The cost of developing new deepwater barrels has fallen over 50% since 2013, according to Wood Mackenzie data and analysis. The most important steps deepwater operators have taken to achieve lower costs, and therefore better returns, include:
- downsizing projects;
- a greater focus on subsea tiebacks and brownfield developments over greenfield;
- reduced project lead times;
- reduced well counts;
- more phasing of larger developments;
- faster well completions;
- better project execution;
- lower rig/service sector costs.
The most competitive region is the Americas, and in particular Brazil, Guyana, and the Gulf of Mexico, where over 50 billion boe of pre- and post-sanction deepwater developments are now profitable under an oil price of US$60/bbl (based on break-even costs).
"One of the key drivers in cost reduction in deepwater projects is lower rig costs, which is a cyclical factor," said research director Angus Rodger.
"But more importantly, there have also been big structural changes, such as the faster drilling of wells. For example, in the US Gulf of Mexico it now takes half the time to drill a deepwater well compared to 2014," added Rodger.
Better project execution has also reduced overspend and improved returns.

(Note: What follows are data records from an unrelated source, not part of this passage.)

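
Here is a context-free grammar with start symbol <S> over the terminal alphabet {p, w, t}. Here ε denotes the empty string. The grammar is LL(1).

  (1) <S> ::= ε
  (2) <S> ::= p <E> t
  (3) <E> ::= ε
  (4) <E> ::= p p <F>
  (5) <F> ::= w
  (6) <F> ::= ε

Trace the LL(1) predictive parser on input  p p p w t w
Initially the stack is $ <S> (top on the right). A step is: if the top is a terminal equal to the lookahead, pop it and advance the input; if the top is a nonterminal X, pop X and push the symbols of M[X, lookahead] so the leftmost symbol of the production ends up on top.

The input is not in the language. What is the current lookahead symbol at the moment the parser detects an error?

w

     Stack        Input          Action
  1  $ <S>        p p p w t w $  expand <S> ::= p <E> t
  2  $ t <E> p    p p p w t w $  match p
  3  $ t <E>      p p w t w $    expand <E> ::= p p <F>
  4  $ t <F> p p  p p w t w $    match p
  5  $ t <F> p    p w t w $      match p
  6  $ t <F>      w t w $        expand <F> ::= w
  7  $ t w        w t w $        match w
  8  $ t          t w $          match t
  9  $            w $            error: stack empty but input remains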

The average deepwater project sanctioned between 2014 and 2016 has started-up around 5% under budget, compared to projects from 2006 to 2013, when cost overruns between 10 and 15% were the norm.
Encouraged by this progress and the growing importance of deepwater projects for future growth, the industry is increasing investment in the sector. Total annual deepwater capital expenditure (CAPEX) is expected to rise from around US$50 billion currently to nearly US$60 billion by 2022. This rise will be driven by big projects in Guyana, Brazil and Mozambique.
But the increase in spend and activities will accelerate a return to cyclical cost inflation in the offshore sector. With total deepwater rig capacity expected to fall over the next few years - as older, less efficient units are scrapped - rig day rates could double by the early 2020s.
"The return of cyclical inflation could see this epic period of deepwater cost reduction come to a close. The question now is how much of the 'structural' cost savings we have seen through the downturn will prove sustainable through the investment cycle, and which are just short-term company adaptions," explained Rodger.
"We believe that many cost savings are not as 'sticky' as industry suggests, and are sceptical that many will stand the test of time during a sustained cyclical uptick," concluded Rodger.